The Community Board reviews applications that involve the acquisition, disposition and/or significant change of use of City-owned properties. The Community Board is the first stage at which land use matters are formally reviewed in accordance with the City's Uniform Land Use Review Procedure (ULURP).
In addition to matters pertaining to City property, the Community Board also reviews items related to private properties where property owners are seeking approval to use, develop or otherwise modify a property in a way that would not automatically be allowable under the property's zoning designation (variance and special permits). Other forms of land use reviews may involve properties in Landmark Districts or voluntary informational presentations by property owners.

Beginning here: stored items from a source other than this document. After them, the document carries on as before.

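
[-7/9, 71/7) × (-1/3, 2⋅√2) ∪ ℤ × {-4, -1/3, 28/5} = (ℤ × {-4, -1/3, 28/5}) ∪ ([-7/9, 71/7) × (-1/3, 2⋅√2))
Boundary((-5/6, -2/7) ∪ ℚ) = (-∞, -5/6] ∪ [-2/7, ∞)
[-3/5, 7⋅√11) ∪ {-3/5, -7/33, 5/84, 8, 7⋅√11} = [-3/5, 7⋅√11]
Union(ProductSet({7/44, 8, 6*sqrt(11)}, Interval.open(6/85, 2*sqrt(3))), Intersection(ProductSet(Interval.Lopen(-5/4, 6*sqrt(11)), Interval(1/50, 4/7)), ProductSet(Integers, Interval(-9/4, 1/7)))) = Union(ProductSet({7/44, 8, 6*sqrt(11)}, Interval.open(6/85, 2*sqrt(3))), ProductSet(Range(-1, 20, 1), Interval(1/50, 1/7)))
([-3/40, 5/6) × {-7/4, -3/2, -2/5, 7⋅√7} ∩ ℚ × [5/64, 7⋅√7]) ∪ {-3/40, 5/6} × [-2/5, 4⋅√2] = ({-3/40, 5/6} × [-2/5, 4⋅√2]) ∪ ((ℚ ∩ [-3/40, 5/6)) × {7⋅√7})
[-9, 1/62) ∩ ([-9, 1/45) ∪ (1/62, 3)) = [-9, 1/62)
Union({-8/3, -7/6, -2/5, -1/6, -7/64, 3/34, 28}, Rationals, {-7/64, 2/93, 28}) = Rationals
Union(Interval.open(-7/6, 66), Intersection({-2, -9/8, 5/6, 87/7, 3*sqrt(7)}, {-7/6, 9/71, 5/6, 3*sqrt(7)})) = Interval.open(-7/6, 66)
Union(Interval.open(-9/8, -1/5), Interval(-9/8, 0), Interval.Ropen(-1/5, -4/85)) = Interval(-9/8, 0)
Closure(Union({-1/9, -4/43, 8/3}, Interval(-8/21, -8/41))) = Union({-1/9, -4/43, 8/3}, Interval(-8/21, -8/41))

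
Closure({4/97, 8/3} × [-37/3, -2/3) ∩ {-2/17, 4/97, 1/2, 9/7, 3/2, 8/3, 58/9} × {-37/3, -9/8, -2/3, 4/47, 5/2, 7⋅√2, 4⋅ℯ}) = {4/97, 8/3} × {-37/3, -9/8}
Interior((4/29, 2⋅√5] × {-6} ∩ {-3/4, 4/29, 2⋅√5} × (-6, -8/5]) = ∅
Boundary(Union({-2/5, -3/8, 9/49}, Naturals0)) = Union({-2/5, -3/8, 9/49}, Naturals0)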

The Community Boards are required to submit to the Mayor and City Council their Capital (projects) and Expense (programs and services) budget priorities for consideration in the formulation of the City's budget. CB 15 is constantly receiving input from the public on projects, programs and services that are needed within the district. While the Community Board submits budget priorities on behalf of the district for consideration, the final decision over which projects, programs and services get funded in the City's budget is made by the Mayor and the City Council, with input from the Borough Presidents.
The day-to-day processing of citizen complaints and requests for municipal services are handled by the District Office under the supervision of the District Manager. The District Office is prepared to take complaints and requests for service from any constituent in the district. It is important to contact the District Office with complaints and requests for services so that the Community Board can monitor and work toward improving service delivery in the district. Calls such as these also provide the Community Board with important indicators of the levels of resources that might be most needed in the district, reflected by the types of calls received.
Any problem which affects part or all of the community, from a traffic problem to deteriorating housing, is a proper concern of a Community Board.
The community Board, its District Manager, and its office staff serve as advocates and service coordinators for the community and its residents. They cannot order any City agency or official to perform any task, but Boards are usually successful in resolving the problems they address.